Gradius IV was presented to the public at the 39th JAMMA tradeshow in Japan in November 1998, shown alongside Konami's own Evil Night. It was officially released in Japan on February 4, 1999, running on the Konami Hornet arcade system. To help promote the game, Konami hosted an online-ranking tournament: once a player's game was over a password was presented, which could be uploaded to the company's website for a chance to win prizes up until August 27, 1999.
In Japan, Game Machine listed Gradius IV on their April 1, 1999 issue as being the second most-successful arcade game at the time.
Home versions of Gradius IV were mostly positive.

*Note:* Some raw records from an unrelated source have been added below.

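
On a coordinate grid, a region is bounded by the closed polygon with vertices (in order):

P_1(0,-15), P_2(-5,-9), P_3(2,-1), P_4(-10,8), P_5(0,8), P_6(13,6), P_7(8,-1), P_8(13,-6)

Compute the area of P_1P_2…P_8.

260.5

P_1→P_2: (0)(-9) − (-5)(-15) = -75
P_2→P_3: (-5)(-1) − (2)(-9) = 23
P_3→P_4: (2)(8) − (-10)(-1) = 6
P_4→P_5: (-10)(8) − (0)(8) = -80
P_5→P_6: (0)(6) − (13)(8) = -104
P_6→P_7: (13)(-1) − (8)(6) = -61
P_7→P_8: (8)(-6) − (13)(-1) = -35
P_8→P_1: (13)(-15) − (0)(-6) = -195
Σ = -521
Area = |Σ|/2 = 260.5.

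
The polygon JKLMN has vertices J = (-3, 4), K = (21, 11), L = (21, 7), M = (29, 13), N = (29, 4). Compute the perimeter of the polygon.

80

|JK| = √((24)² + (7)²) = √625 = 25
|KL| = √((0)² + (-4)²) = √16 = 4
|LM| = √((8)² + (6)²) = √100 = 10
|MN| = √((0)² + (-9)²) = √81 = 9
|NJ| = √((-32)² + (0)²) = √1024 = 32
Perimeter = 25 + 4 + 10 + 9 + 32 = 80.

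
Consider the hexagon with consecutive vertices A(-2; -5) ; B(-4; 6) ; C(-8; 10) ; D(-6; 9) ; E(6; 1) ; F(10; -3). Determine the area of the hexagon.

90

Σ = (-32) + (8) + (-12) + (-60) + (-28) + (-56) = -180
Area = |Σ|/2 = 90.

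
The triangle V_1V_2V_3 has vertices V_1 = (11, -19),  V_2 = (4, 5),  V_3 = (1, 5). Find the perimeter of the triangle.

54

|V_1V_2| = √((-7)² + (24)²) = √625 = 25
|V_2V_3| = √((-3)² + (0)²) = √9 = 3
|V_3V_1| = √((10)² + (-24)²) = √676 = 26
Perimeter = 25 + 3 + 26 = 54.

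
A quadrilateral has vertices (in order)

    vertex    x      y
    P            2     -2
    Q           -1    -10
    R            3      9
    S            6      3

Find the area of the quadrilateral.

Cross-terms: -22, 21, -45, -18  ⇒  Σ = -64
Area = |Σ|/2 = 32.

32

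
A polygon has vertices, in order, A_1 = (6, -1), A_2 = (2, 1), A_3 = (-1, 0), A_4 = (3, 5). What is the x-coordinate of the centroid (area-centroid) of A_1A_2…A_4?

Apply the surveyor's formula. First the cross-terms c_i = x_i·y_{i+1} − x_{i+1}·y_i:
  8, 1, -5, -33  ⇒  2A = -29, A = -14.5.
Then Σ (x_i + x_{i+1})·c_i = -242, so x̄ = -242 / (6·(-14.5)) = 242/87.

242/87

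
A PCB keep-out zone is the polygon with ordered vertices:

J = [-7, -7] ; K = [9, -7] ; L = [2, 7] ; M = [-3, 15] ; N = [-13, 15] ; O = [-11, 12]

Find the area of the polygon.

280

Apply the shoelace (surveyor's) formula: 2A = Σ (x_i·y_{i+1} − x_{i+1}·y_i), indices taken mod 6.
Σ = (112) + (77) + (51) + (150) + (9) + (161) = 560
Area = |Σ|/2 = 280.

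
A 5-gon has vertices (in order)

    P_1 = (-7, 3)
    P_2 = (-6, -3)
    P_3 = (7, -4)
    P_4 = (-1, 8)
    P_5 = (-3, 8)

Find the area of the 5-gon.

Apply Gauss's area formula: 2A = Σ (x_i·y_{i+1} − x_{i+1}·y_i), indices taken mod 5.
Σ = (39) + (45) + (52) + (16) + (47) = 199
Area = |Σ|/2 = 99.5.

99.5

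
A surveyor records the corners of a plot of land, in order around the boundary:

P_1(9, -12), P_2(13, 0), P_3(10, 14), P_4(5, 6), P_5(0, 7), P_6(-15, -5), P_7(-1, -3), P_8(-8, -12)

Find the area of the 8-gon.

350

Apply the shoelace (surveyor's) formula: 2A = Σ (x_i·y_{i+1} − x_{i+1}·y_i), indices taken mod 8.
P_1→P_2: (9)(0) − (13)(-12) = 156
P_2→P_3: (13)(14) − (10)(0) = 182
P_3→P_4: (10)(6) − (5)(14) = -10
P_4→P_5: (5)(7) − (0)(6) = 35
P_5→P_6: (0)(-5) − (-15)(7) = 105
P_6→P_7: (-15)(-3) − (-1)(-5) = 40
P_7→P_8: (-1)(-12) − (-8)(-3) = -12
P_8→P_1: (-8)(-12) − (9)(-12) = 204
Σ = 700
Area = |Σ|/2 = 350.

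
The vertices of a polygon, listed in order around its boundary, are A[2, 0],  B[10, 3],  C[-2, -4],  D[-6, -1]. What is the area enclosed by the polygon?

24

Apply Gauss's area formula: 2A = Σ (x_i·y_{i+1} − x_{i+1}·y_i), indices taken mod 4.
Cross-terms: 6, -34, -22, 2  ⇒  Σ = -48
Area = |Σ|/2 = 24.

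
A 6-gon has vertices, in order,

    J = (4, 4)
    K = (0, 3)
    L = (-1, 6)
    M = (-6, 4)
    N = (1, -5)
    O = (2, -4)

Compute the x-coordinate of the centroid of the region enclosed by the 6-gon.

Apply the shoelace formula. First the cross-terms c_i = x_i·y_{i+1} − x_{i+1}·y_i:
  12, 3, 32, 26, 6, 24  ⇒  2A = 103, A = 51.5.
Then Σ (x_i + x_{i+1})·c_i = -147, so x̄ = -147 / (6·51.5) = -49/103.

-49/103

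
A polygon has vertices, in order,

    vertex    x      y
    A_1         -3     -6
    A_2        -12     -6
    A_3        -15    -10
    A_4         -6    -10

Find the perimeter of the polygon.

|A_1A_2| = √((-9)² + (0)²) = √81 = 9
|A_2A_3| = √((-3)² + (-4)²) = √25 = 5
|A_3A_4| = √((9)² + (0)²) = √81 = 9
|A_4A_1| = √((3)² + (4)²) = √25 = 5
Perimeter = 9 + 5 + 9 + 5 = 28.

28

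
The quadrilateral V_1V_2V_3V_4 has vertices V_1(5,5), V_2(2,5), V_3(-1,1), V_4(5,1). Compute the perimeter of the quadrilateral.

|V_1V_2| = √((-3)² + (0)²) = √9 = 3
|V_2V_3| = √((-3)² + (-4)²) = √25 = 5
|V_3V_4| = √((6)² + (0)²) = √36 = 6
|V_4V_1| = √((0)² + (4)²) = √16 = 4
Perimeter = 3 + 5 + 6 + 4 = 18.

18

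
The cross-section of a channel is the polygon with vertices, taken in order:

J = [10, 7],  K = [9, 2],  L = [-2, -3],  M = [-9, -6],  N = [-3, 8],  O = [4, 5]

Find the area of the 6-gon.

120

Cross-terms: -43, -23, -15, -90, -47, -22  ⇒  Σ = -240
Area = |Σ|/2 = 120.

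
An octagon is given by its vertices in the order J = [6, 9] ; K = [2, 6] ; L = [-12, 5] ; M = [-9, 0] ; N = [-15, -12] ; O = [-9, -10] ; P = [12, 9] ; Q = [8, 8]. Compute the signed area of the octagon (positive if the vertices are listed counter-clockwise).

Apply the surveyor's formula: 2A = Σ (x_i·y_{i+1} − x_{i+1}·y_i), indices taken mod 8.
J→K: (6)(6) − (2)(9) = 18
K→L: (2)(5) − (-12)(6) = 82
L→M: (-12)(0) − (-9)(5) = 45
M→N: (-9)(-12) − (-15)(0) = 108
N→O: (-15)(-10) − (-9)(-12) = 42
O→P: (-9)(9) − (12)(-10) = 39
P→Q: (12)(8) − (8)(9) = 24
Q→J: (8)(9) − (6)(8) = 24
Σ = 382
Signed area = Σ/2 = 191 (positive ⇒ counter-clockwise traversal).

191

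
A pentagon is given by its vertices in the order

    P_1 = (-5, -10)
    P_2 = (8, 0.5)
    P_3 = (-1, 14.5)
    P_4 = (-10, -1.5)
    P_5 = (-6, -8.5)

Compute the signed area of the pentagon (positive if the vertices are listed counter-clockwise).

Cross-terms: 77.5, 116.5, 146.5, 76, 17.5  ⇒  Σ = 434
Signed area = Σ/2 = 217 (positive ⇒ counter-clockwise traversal).

217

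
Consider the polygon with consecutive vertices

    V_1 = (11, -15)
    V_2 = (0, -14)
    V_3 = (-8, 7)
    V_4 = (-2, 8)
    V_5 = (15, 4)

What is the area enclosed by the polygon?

356.5

Apply Gauss's area formula: 2A = Σ (x_i·y_{i+1} − x_{i+1}·y_i), indices taken mod 5.
Σ = (-154) + (-112) + (-50) + (-128) + (-269) = -713
Area = |Σ|/2 = 356.5.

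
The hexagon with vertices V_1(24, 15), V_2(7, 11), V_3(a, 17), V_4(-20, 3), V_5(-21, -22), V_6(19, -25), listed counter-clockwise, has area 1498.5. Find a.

The doubled signed area Σ (x_i y_{i+1} − x_{i+1} y_i) is linear in a.
With a=0 it equals 2949; the coefficient of a is -8 (from the two edges through V_3).
So -8·a + 2949 = 2·1498.5 = 2997 ⇒ a = -6.

-6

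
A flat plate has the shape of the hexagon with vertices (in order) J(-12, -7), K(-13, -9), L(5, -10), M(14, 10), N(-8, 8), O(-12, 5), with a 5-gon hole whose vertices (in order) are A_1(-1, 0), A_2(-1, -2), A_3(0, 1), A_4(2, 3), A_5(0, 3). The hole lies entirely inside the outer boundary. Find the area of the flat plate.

383

Outer boundary:
Cross-terms: 17, 175, 190, 192, 56, 144  ⇒  Σ = 774
Area = |Σ|/2 = 387.
Hole:
Apply Gauss's area formula: 2A = Σ (x_i·y_{i+1} − x_{i+1}·y_i), indices taken mod 5.
A_1→A_2: (-1)(-2) − (-1)(0) = 2
A_2→A_3: (-1)(1) − (0)(-2) = -1
A_3→A_4: (0)(3) − (2)(1) = -2
A_4→A_5: (2)(3) − (0)(3) = 6
A_5→A_1: (0)(0) − (-1)(3) = 3
Σ = 8
Area = |Σ|/2 = 4.
Net area = 387 − 4 = 383.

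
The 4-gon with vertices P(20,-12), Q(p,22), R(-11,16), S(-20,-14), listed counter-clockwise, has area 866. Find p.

The doubled signed area Σ (x_i y_{i+1} − x_{i+1} y_i) is linear in p.
With p=0 it equals 1676; the coefficient of p is 28 (from the two edges through Q).
So 28·p + 1676 = 2·866 = 1732 ⇒ p = 2.

2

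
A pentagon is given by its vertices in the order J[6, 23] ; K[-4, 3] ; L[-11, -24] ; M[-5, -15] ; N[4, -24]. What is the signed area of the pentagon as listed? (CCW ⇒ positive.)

Cross-terms: 110, 129, 45, 180, 236  ⇒  Σ = 700
Signed area = Σ/2 = 350 (positive ⇒ counter-clockwise traversal).

350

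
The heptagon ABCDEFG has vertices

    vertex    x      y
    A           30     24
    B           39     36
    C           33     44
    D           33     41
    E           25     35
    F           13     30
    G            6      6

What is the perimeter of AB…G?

106

|AB| = √((9)² + (12)²) = √225 = 15
|BC| = √((-6)² + (8)²) = √100 = 10
|CD| = √((0)² + (-3)²) = √9 = 3
|DE| = √((-8)² + (-6)²) = √100 = 10
|EF| = √((-12)² + (-5)²) = √169 = 13
|FG| = √((-7)² + (-24)²) = √625 = 25
|GA| = √((24)² + (18)²) = √900 = 30
Perimeter = 15 + 10 + 3 + 10 + 13 + 25 + 30 = 106.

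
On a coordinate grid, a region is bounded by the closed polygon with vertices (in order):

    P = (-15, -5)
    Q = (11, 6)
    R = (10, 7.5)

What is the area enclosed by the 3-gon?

25

Apply the surveyor's formula: 2A = Σ (x_i·y_{i+1} − x_{i+1}·y_i), indices taken mod 3.
Σ = (-35) + (22.5) + (62.5) = 50
Area = |Σ|/2 = 25.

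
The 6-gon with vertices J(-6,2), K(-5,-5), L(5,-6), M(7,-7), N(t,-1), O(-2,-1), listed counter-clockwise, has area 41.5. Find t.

The doubled signed area Σ (x_i y_{i+1} − x_{i+1} y_i) is linear in t.
With t=0 it equals 83; the coefficient of t is 6 (from the two edges through N).
So 6·t + 83 = 2·41.5 = 83 ⇒ t = 0.

0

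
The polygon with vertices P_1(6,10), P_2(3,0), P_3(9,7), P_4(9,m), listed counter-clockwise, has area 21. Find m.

The doubled signed area Σ (x_i y_{i+1} − x_{i+1} y_i) is linear in m.
With m=0 it equals 18; the coefficient of m is 3 (from the two edges through P_4).
So 3·m + 18 = 2·21 = 42 ⇒ m = 8.

8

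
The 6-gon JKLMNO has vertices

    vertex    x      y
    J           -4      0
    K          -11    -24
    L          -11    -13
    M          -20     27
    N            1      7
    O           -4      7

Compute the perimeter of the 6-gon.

|JK| = √((-7)² + (-24)²) = √625 = 25
|KL| = √((0)² + (11)²) = √121 = 11
|LM| = √((-9)² + (40)²) = √1681 = 41
|MN| = √((21)² + (-20)²) = √841 = 29
|NO| = √((-5)² + (0)²) = √25 = 5
|OJ| = √((0)² + (-7)²) = √49 = 7
Perimeter = 25 + 11 + 41 + 29 + 5 + 7 = 118.

118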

In their review for Gradius III & IV, IGN called its graphics colorful and its backgrounds detailed, although said it was "still a bit behind the curve back then". Gamers' Republic agreed, going further to say that the PlayStation 2 port was superior than the arcade version through its vibrant backgrounds, fast-paced gameplay and impressive boss fights. Retro Gamer magazine was much more negative towards the game in their 2007 retrospective, saying that its ugly graphics and "hideously" unfair stage designs made Gradius IV an "utter catastrophe of a game". They stated the PlayStation 2 conversion was slightly improved thanks to its save-state feature, but that overall it was a major disappointment compared to previous Gradius game.
In a 2017 retrospective coverage of the Gradius series, Hardcore Gaming 101 said that IV felt more like a "best-of" remake of the first four games instead of a full-new game, disliking its graphics for being poor and its mechanics for sometimes being unfinished and not well-implemented. They also said that the game was more of a step back compared to the critically acclaimed Gradius Gaiden for not using many of its ideas and features that proved to fix and improve upon the core Gradius gameplay, writing: "Since it feels like such a redux, with very little added to the formula and almost nothing carried over from Gaiden, Gradius IV just seems redundant. It’s not terrible, but it’s really only worth investigating for hardcore fans and completionists."